El sistema, en definitiva, propicia que accedan a la escuela judicial personas alejadas de la realidad, que aún van a necesitar algunos años para desarrollar su madurez social y sobre todo que, aparte de la capacidad memorística de repetición de normas y sentencias, no han demostrado unas habilidades sociales especiales. Ni capacidad de empatía, ni de mediación, ni de comprensión de la estructura y los valores de la sociedad a la que deben servir. Los jueces españoles saben mucho derecho. En su mayoría son buenos profesionales, responsables y conscientes de su papel. Pero a menudo carecen de los instrumentos que les permitirían ser justos.

Por supuesto, los propios jueces están contentos con el sistema y niegan sus efectos perversos. Sin embargo, está claro que determina el tipo de personas que llegan a ser jueces, que no es tan amplio como nos quieren hacer ver. Es cierto que el tópico de que muchos jueces son hijos o familiares de jueces no es ya del todo cierto y las sucesivas promociones de la escuela judicial se nos intentan presentar últimamente  como un ejemplo de diversidad social. Aun así, lo cierto es que ideológicamente la carrera judicial es muy conservadora. No se trata sólo de que la asociación profesional absolutamente mayoritaria sea claramente de derechas, sino que multitud de indicios muestran que una amplia mayoría de magistrados y magistradas se sitúa ideológicamente muy a la derecha.

Seguramente, el sistema de acceso tiene algo que ver con este sesgo ideológico que no debería percibir en sus sentencias, pero que se percibe. La connivencia entre jueces y policías que hace tan difícil perseguir en España los abusos policiales, y que ha sido puesta reiteradamente de manifiesto incluso por la justicia europea, tiene que ver sin duda con este sesgo ideológico. La persecución de determinados tuiteros o músicos que ejercen su libertad de expresión. La falta de empatía con las mujeres víctimas de violencia. La defensa a ultranza de España. Todos esos vicios tienen que ver con determinada manera de acceder a la carrera judicial, entre otras cosas.

Este problema no se puede esconder ni se debe debatir con argumentos maximalistas. Nadie está pidiendo que se disminuyan las garantías procesales ni el derecho de defensa.
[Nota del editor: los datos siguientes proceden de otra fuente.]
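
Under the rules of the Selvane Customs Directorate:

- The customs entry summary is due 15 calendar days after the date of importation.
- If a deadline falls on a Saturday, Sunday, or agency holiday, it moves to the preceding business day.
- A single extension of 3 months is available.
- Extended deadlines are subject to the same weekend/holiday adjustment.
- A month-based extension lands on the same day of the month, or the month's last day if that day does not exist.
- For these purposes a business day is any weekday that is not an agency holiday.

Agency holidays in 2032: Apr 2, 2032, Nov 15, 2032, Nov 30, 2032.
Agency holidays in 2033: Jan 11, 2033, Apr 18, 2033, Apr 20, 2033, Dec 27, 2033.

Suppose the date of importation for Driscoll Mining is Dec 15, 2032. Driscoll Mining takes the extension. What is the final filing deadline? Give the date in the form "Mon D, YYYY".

Mar 30, 2033

15 calendar days after Dec 15, 2032 is Dec 30, 2032.
Dec 30, 2032 falls on a Thursday, which is a business day, so no adjustment is needed.
Applying the 3 months extension: 3 months after Dec 30, 2032 is Mar 30, 2033.
Mar 30, 2033 falls on a Wednesday, which is a business day, so no adjustment is needed.
So the filing is due Mar 30, 2033.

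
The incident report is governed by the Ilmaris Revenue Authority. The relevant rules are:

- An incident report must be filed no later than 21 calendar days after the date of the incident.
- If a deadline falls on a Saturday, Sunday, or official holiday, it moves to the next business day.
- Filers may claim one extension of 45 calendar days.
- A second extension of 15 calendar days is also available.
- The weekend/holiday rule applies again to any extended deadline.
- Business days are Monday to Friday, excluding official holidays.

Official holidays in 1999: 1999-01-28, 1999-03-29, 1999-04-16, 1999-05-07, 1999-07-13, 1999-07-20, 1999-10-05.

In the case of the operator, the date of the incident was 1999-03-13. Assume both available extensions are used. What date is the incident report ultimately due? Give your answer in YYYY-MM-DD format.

1999-06-04

From 1999-03-13, 21 calendar days later is 1999-04-03.
1999-04-03 is a Saturday; the next business day is 1999-04-05 (Monday).
Add the 45 calendar-day extension to 1999-04-05: 1999-05-20.
Since 1999-05-20 is a Thursday and not a holiday, the date is unchanged.
The 15-calendar-day extension moves the deadline from 1999-05-20 to 1999-06-04.
1999-06-04 falls on a Friday, which is a business day, so no adjustment is needed.
So the filing is due 1999-06-04.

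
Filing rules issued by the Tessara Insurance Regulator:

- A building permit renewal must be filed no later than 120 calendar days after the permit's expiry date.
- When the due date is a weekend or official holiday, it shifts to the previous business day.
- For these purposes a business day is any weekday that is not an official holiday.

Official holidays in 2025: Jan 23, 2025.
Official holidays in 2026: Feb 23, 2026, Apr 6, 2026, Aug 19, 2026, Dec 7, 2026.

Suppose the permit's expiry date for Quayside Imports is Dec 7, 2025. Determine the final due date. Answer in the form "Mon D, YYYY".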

Mucho menos que los jueces tengan que adaptar sus veredictos a los volubles sentimientos de la masa. Nadie está pidiendo linchamientos. Se trata de algo mucho más fácil: basta con que cuando la ley o la realidad permitan distintas interpretaciones, no se inclinen siempre por la más conservadora, la menos democrática o la que menos permite el progreso de la sociedad. Lo peor de la serie reciente de disparates judiciales es que la mayoría de los propios jueces son incapaces de ver lo que les está pasando.